In the article, broker and real estate developer Blaine Williamson discussed the impact of the sprinkler, energy efficiency, and best available nitrogen removal technology (BAT) septic system mandates on housing costs for a development called Williamson Acres:
At Williamson Acres, modest starter homes list for $150,000 to $160,000.
“That’s the market value. That’s all I can sell them for,” Williamson said. “It costs so much to build them now, I’m not making much money. … When you add the sprinklers on, I would actually be losing money.”
According to Williamson, before 2012 there was more room for profit on the newly built homes. But in 2012, the state adopted codes that increased the cost of building materials such as studs and insulation by roughly $5,000. In 2013, the BAT septic mandate added roughly $10,000 in building costs. …
Even with the BAT septic mandate, Williamson could profit $5,000 to $10,000 from selling new homes, but the sprinkler mandate effectively eliminated a chance at financial gain
Caroline County Board of Commissioners President Larry Porter, a lifetime member of the Denton Volunteer Fire Company, expressed his frustration with the mandate while acknowledging the public safety concerns:
“Where I’ve become frustrated is I’m tired of being mandated to mandate people to do things,” Porter said. “I will never say that I’m not interested in the safety of our citizens and our firefighters, but I have to look at practicality.”
The article indicated that Porter wanted to hear from local fire companies before deciding whether to challenge the sprinkler mandate. Mid-Shore Board of Realtors (MSBR) Executive Director Debbie Wilkens noted that other counties besides Caroline are also being affected by the sprinkler mandate:
“[MSBR] is hearing complaints from Realtors, builders and potential new home owners in Caroline, Dorchester and Talbot counties regarding the July 1st residential sprinkler requirement,” Wilkens said in a prepared statement. “This new law requiring sprinkler systems for new homes adds thousands of dollars to construction costs and is even more burdensome for those building on properties with wells.

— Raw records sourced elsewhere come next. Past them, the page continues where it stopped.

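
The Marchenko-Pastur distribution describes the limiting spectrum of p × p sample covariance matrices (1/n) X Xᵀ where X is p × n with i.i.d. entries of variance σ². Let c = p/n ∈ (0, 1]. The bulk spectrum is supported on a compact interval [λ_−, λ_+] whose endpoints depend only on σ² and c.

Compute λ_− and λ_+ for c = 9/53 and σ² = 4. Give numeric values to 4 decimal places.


c = 9/53 = 0.169811; √c = 0.412082.
λ_− = σ² (1 − √c)² = 4 · (1 − 0.412082)² = 4 · (0.587918)² = 1.382592.
λ_+ = σ² (1 + √c)² = 4 · (1 + 0.412082)² = 4 · (1.412082)² = 7.975899.

Rounded to 4 decimal places: λ_− ≈ 1.3826, λ_+ ≈ 7.9759.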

“It basically halts any new construction for affordable housing and will hurt those with lower incomes. No one wants to see a family’s home burn, but MSBR believes people should have a choice on how to protect themselves. Fire alarms and working smoke detectors are effective in saving lives, sprinklers save property. MSBR is working with the Maryland Association of Realtors, along with the other associations across Maryland, to see how this issue can be addressed.”